Sytuacja na polskich rzekach wraca do normy
Sytuacja na polskich rzekach powoli wraca do normy. Jak donoszą reporterzy RMF, choć w niektórych rejonach kraju poziom wód jest wciąż wysoki, to zdaniem lokalnych władz, nie ma już większego zagrożenia powodziowego. Główne rzeki - Wisła i Odra - nie grożą wylaniem, możliwe są za to lokalne podtopienia, najczęściej przez wody małych rzek.
Nie ma zagrożenia powodziowego w Małopolsce. Stan ostrzegawczy ogłoszony jest na Wiśle w miejscowości Jawiszowice, w powiecie oświęcimskim, ale podobnie jak na Uszwicy, Skawince, Rabie, woda wciąż opada. Lokalne podtopienia występują jedynie w gminie Wolbrom. Saperzy i strażacy wciąż walczą z zatorem lodowym na rzece Łososina w gminie Łososina. Żołnierzom udało się spławić część lodu i okolicznym gospodarstwo nie grozi podtopienie. Na głównych rzekach Podkarpacia nigdzie nie został przekroczony stan ostrzegawczy.
Na Opolszczyźnie na dwóch rzekach zostały przekroczone stany ostrzegawcze. Najgroźniej jest na Stobrawie w Karłowicach, gdzie brakuje 6 cm do przekroczenia stanu alarmowego. Wysoki poziom wody zanotowano także na Małej Panwii, Osobłodze i przy ujściu Nysy Kłodzkiej w Kopicach. W Opolu Odra rozlała się między wałami, ale do stanu alarmowego brakuje 116 cm.

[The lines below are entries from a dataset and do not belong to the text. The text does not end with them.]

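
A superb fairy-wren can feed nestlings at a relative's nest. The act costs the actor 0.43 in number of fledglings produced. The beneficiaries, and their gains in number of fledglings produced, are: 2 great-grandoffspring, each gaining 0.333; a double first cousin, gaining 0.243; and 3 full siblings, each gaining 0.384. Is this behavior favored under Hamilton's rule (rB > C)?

Hamilton's rule: the trait is favored when the sum of r·B over every recipient exceeds the actor's cost C.
r to a great-grandoffspring = 1/8 (three parent–offspring links: r = (1/2)^3 = 1/8).
r to a double first cousin = 0.25 (double first cousins share both grandparent pairs — four paths of length 4: r = 4·(1/2)^4 = 1/4).
r to a full sibling = 1/2 (full sibs share both parents — two paths of length 2: r = 2·(1/2)^2 = 1/2).
Summing one r·B term per recipient: 2·0.125·0.333 + 1·0.25·0.243 + 3·0.5·0.384 = 0.72.
0.72 > 0.43: the indirect benefit exceeds the cost.

Yes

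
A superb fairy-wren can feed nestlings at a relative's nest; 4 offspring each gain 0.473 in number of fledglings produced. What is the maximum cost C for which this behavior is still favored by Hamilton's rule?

r to an offspring = 1/2 (one parent–offspring link: r = (1/2)^1 = 1/2).
Hamilton's rule: n·r·B > C, so the trait is favored while C < n·r·B = 4·0.5·0.473 = 0.946.

0.946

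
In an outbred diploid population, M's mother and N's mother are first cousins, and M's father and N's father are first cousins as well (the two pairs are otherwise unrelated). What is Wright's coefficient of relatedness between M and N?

0.0625

Independent pedigree routes through distinct common ancestors add.
M and N are related in two ways: second cousins through their mothers (r = 1/32) and second cousins through their fathers (r = 1/32).
r = 1/32 + 1/32 = 0.0625.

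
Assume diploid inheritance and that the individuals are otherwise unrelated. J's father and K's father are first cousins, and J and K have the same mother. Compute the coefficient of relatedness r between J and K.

Relatedness sums over independent paths through distinct common ancestors.
J and K are related in two ways: second cousins through their fathers (r = 1/32) and half-sibs through their shared mother (r = 1/4).
r = 1/32 + 1/4 = 0.28125.

0.28125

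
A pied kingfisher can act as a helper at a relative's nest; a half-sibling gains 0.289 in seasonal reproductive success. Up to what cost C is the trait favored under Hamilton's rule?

r to a half-sibling = 0.25 (half-sibs share one parent — one path of length 2: r = (1/2)^2 = 1/4).
Hamilton's rule: n·r·B > C, so the trait is favored while C < n·r·B = 1·0.25·0.289 = 0.07225.

0.07225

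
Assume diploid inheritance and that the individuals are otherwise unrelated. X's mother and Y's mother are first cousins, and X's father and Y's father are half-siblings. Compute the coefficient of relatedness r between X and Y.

0.09375

Independent pedigree routes through distinct common ancestors add.
X and Y are related in two ways: second cousins through their mothers (r = 1/32) and half first cousins through their fathers (r = 1/16).
r = 1/32 + 1/16 = 3/32 = 0.09375.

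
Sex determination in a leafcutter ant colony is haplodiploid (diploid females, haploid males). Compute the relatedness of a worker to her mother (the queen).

0.5

One meiotic link between diploid queen and diploid daughter: r = 1/2.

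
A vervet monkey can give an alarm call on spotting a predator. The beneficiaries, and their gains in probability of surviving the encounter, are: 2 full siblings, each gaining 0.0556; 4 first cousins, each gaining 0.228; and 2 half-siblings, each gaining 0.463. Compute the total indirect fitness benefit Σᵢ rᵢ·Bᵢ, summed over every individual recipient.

0.4011

r to a full sibling = 0.5 (full sibs share both parents — two paths of length 2: r = 2·(1/2)^2 = 1/2).
r to a first cousin = 1/8 (first cousins share one grandparent pair — two paths of length 4: r = 2·(1/2)^4 = 1/8).
r to a half-sibling = 1/4 (half-sibs share one parent — one path of length 2: r = (1/2)^2 = 1/4).
Summing one r·B term per recipient: 2·0.5·0.0556 + 4·0.125·0.228 + 2·0.25·0.463 = 0.4011.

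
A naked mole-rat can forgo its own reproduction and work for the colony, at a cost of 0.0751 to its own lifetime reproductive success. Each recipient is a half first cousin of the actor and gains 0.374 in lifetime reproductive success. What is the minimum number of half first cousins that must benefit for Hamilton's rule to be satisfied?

4

r to a half first cousin = 0.0625 (half first cousins share one grandparent — one path of length 4: r = (1/2)^4 = 1/16).
Hamilton's rule: n·r·B > C  ⇒  n > C/(r·B) = 0.0751/(0.0625·0.374) = 3.213.
The smallest integer exceeding 3.213 is 4.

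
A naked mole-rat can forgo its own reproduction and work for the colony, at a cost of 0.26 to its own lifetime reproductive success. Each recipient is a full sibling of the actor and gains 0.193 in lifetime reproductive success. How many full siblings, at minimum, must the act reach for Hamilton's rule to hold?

3

r to a full sibling = 1/2 (full sibs share both parents — two paths of length 2: r = 2·(1/2)^2 = 1/2).
Hamilton's rule: n·r·B > C  ⇒  n > C/(r·B) = 0.26/(0.5·0.193) = 2.694.
The smallest integer exceeding 2.694 is 3.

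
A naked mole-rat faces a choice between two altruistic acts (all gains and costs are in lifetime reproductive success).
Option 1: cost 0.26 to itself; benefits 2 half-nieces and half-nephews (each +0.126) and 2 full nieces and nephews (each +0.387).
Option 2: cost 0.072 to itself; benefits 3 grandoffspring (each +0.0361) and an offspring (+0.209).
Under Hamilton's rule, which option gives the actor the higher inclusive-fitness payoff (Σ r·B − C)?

Option 2

Option 1: r to a half-niece or half-nephew = 0.125.
Option 1: r to a full niece or nephew = 0.25.
Option 1: Σ r·B − C = (2·0.125·0.126 + 2·0.25·0.387) − 0.26 = -0.035.
Option 2: r to a grandoffspring = 0.25.
Option 2: r to an offspring = 0.5.
Option 2: Σ r·B − C = (3·0.25·0.0361 + 1·0.5·0.209) − 0.072 = 0.059575.
Option 2 has the higher net inclusive-fitness payoff.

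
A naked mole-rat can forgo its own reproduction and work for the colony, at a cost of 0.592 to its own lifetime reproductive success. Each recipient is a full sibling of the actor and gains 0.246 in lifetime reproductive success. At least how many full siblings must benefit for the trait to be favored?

r to a full sibling = 0.5 (full sibs share both parents — two paths of length 2: r = 2·(1/2)^2 = 1/2).
Hamilton's rule: n·r·B > C  ⇒  n > C/(r·B) = 0.592/(0.5·0.246) = 4.813.
The smallest integer exceeding 4.813 is 5.

5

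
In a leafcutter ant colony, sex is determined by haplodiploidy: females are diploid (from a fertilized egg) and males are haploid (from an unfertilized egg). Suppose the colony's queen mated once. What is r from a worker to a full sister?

Haplodiploid full sisters inherit their father's entire haploid genome identically (contributing 1/2) and on average half of their mother's contribution (1/2 · 1/2 = 1/4); r = 1/2 + 1/4 = 3/4.

0.75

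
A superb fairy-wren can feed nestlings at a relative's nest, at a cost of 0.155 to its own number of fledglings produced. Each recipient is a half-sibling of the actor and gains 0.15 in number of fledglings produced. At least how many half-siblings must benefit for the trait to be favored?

5

r to a half-sibling = 0.25 (half-sibs share one parent — one path of length 2: r = (1/2)^2 = 1/4).
Hamilton's rule: n·r·B > C  ⇒  n > C/(r·B) = 0.155/(0.25·0.15) = 4.133.
The smallest integer exceeding 4.133 is 5.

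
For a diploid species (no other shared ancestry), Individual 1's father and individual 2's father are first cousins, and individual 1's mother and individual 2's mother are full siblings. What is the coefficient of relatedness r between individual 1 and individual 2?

0.15625

Wright's path rule: contributions from independent ancestry routes add.
Individual 1 and individual 2 are related in two ways: second cousins through their fathers (r = 1/32) and first cousins through their mothers (r = 1/8).
r = 1/32 + 1/8 = 0.15625.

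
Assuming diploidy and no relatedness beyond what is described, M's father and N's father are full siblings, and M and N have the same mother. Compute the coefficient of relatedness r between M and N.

0.375

Relatedness sums over independent paths through distinct common ancestors.
M and N are related in two ways: first cousins through their fathers (r = 1/8) and half-sibs through their shared mother (r = 1/4).
r = 1/8 + 1/4 = 0.375.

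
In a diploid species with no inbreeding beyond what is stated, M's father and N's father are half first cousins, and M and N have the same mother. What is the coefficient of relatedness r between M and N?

0.265625

Wright's path rule: contributions from independent ancestry routes add.
M and N are related in two ways: half second cousins through their fathers (r = 1/64) and half-sibs through their shared mother (r = 1/4).
r = 1/64 + 1/4 = 0.265625.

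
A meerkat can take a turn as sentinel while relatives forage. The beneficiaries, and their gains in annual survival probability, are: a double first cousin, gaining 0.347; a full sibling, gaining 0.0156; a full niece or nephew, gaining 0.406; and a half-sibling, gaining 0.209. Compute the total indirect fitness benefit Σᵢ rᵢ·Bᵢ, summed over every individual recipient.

0.2483

r to a double first cousin = 1/4 (double first cousins share both grandparent pairs — four paths of length 4: r = 4·(1/2)^4 = 1/4).
r to a full sibling = 0.5 (full sibs share both parents — two paths of length 2: r = 2·(1/2)^2 = 1/2).
r to a full niece or nephew = 0.25 (full aunt/uncle↔niece/nephew: two paths of length 3 through the shared grandparent pair: r = 2·(1/2)^3 = 1/4).
r to a half-sibling = 0.25 (half-sibs share one parent — one path of length 2: r = (1/2)^2 = 1/4).
Summing one r·B term per recipient: 1·0.25·0.347 + 1·0.5·0.0156 + 1·0.25·0.406 + 1·0.25·0.209 = 0.2483.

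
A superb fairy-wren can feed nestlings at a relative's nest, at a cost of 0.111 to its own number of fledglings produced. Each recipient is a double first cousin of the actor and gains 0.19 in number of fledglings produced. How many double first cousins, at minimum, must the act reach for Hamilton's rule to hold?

r to a double first cousin = 1/4 (double first cousins share both grandparent pairs — four paths of length 4: r = 4·(1/2)^4 = 1/4).
Hamilton's rule: n·r·B > C  ⇒  n > C/(r·B) = 0.111/(0.25·0.19) = 2.337.
The smallest integer exceeding 2.337 is 3.

3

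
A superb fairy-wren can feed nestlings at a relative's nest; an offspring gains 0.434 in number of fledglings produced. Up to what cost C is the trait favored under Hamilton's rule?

0.217

r to an offspring = 1/2 (one parent–offspring link: r = (1/2)^1 = 1/2).
Hamilton's rule: n·r·B > C, so the trait is favored while C < n·r·B = 1·0.5·0.434 = 0.217.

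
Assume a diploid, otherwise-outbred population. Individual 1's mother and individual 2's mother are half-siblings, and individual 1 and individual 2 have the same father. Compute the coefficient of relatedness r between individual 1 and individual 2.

With two independent routes of shared ancestry, r is the sum of the two contributions.
Individual 1 and individual 2 are related in two ways: half first cousins through their mothers (r = 1/16) and half-sibs through their shared father (r = 1/4).
r = 1/16 + 1/4 = 0.3125.

0.3125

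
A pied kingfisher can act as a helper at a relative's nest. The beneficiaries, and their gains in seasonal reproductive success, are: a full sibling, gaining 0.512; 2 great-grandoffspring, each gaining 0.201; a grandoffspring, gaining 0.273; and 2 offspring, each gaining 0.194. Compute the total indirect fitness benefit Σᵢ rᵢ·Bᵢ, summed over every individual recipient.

0.5685

r to a full sibling = 0.5 (full sibs share both parents — two paths of length 2: r = 2·(1/2)^2 = 1/2).
r to a great-grandoffspring = 1/8 (three parent–offspring links: r = (1/2)^3 = 1/8).
r to a grandoffspring = 0.25 (two parent–offspring links: r = (1/2)^2 = 1/4).
r to an offspring = 1/2 (one parent–offspring link: r = (1/2)^1 = 1/2).
Summing one r·B term per recipient: 1·0.5·0.512 + 2·0.125·0.201 + 1·0.25·0.273 + 2·0.5·0.194 = 0.5685.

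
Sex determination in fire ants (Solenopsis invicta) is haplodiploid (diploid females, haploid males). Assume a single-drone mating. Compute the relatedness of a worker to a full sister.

0.75

Haplodiploid full sisters inherit their father's entire haploid genome identically (contributing 1/2) and on average half of their mother's contribution (1/2 · 1/2 = 1/4); r = 1/2 + 1/4 = 3/4.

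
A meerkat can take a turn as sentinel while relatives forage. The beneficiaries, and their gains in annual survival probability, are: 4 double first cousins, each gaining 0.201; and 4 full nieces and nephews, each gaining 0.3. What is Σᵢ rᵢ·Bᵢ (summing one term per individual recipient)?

r to a double first cousin = 0.25 (double first cousins share both grandparent pairs — four paths of length 4: r = 4·(1/2)^4 = 1/4).
r to a full niece or nephew = 0.25 (full aunt/uncle↔niece/nephew: two paths of length 3 through the shared grandparent pair: r = 2·(1/2)^3 = 1/4).
Summing one r·B term per recipient: 4·0.25·0.201 + 4·0.25·0.3 = 0.501.

0.501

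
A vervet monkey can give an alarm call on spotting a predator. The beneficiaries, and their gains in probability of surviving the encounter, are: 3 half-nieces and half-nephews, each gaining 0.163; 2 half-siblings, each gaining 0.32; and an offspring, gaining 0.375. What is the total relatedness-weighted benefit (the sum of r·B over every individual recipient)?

r to a half-niece or half-nephew = 1/8 (half-aunt/uncle↔niece/nephew: one path of length 3: r = (1/2)^3 = 1/8).
r to a half-sibling = 0.25 (half-sibs share one parent — one path of length 2: r = (1/2)^2 = 1/4).
r to an offspring = 1/2 (one parent–offspring link: r = (1/2)^1 = 1/2).
Summing one r·B term per recipient: 3·0.125·0.163 + 2·0.25·0.32 + 1·0.5·0.375 = 0.408625.

0.408625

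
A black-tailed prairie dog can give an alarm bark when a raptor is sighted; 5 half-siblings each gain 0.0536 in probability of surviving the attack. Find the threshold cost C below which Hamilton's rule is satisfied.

r to a half-sibling = 1/4 (half-sibs share one parent — one path of length 2: r = (1/2)^2 = 1/4).
Hamilton's rule: n·r·B > C, so the trait is favored while C < n·r·B = 5·0.25·0.0536 = 0.067.

0.067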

Woda opada na rzekach Prudnik, Złoty Potok i Opawa.
Na Dolnym Śląsku sytuacja wraca do normy, odwołano posiedzenie sztabu kryzysowego. Pogotowie przeciwpowodziowe obowiązuje w trzech powiatach - zgorzeleckim, bolesławieckim, legnickim. W całym regionie w 15 punktach nieznacznie przekroczone są stany alarmowe, ostrzegawcze w 23 miejscach. Najgorzej jest na Kwisie w Nowogrodźcu - poziom alarmowy został przekroczony o 68 cm, ale woda opada.
Poziom wody niebezpiecznie podniósł się w kilku gminach województwa warmińsko-mazurskiego. W Nowym Mieście Lubawskim wylaniem grozi rzeka Drwęca, podtopionych jest wiele pól i pastwisk. W okolicach Elbląga z koryt wystąpiły niewielkie rzeki Elska, Wąska i Dzierzgoń.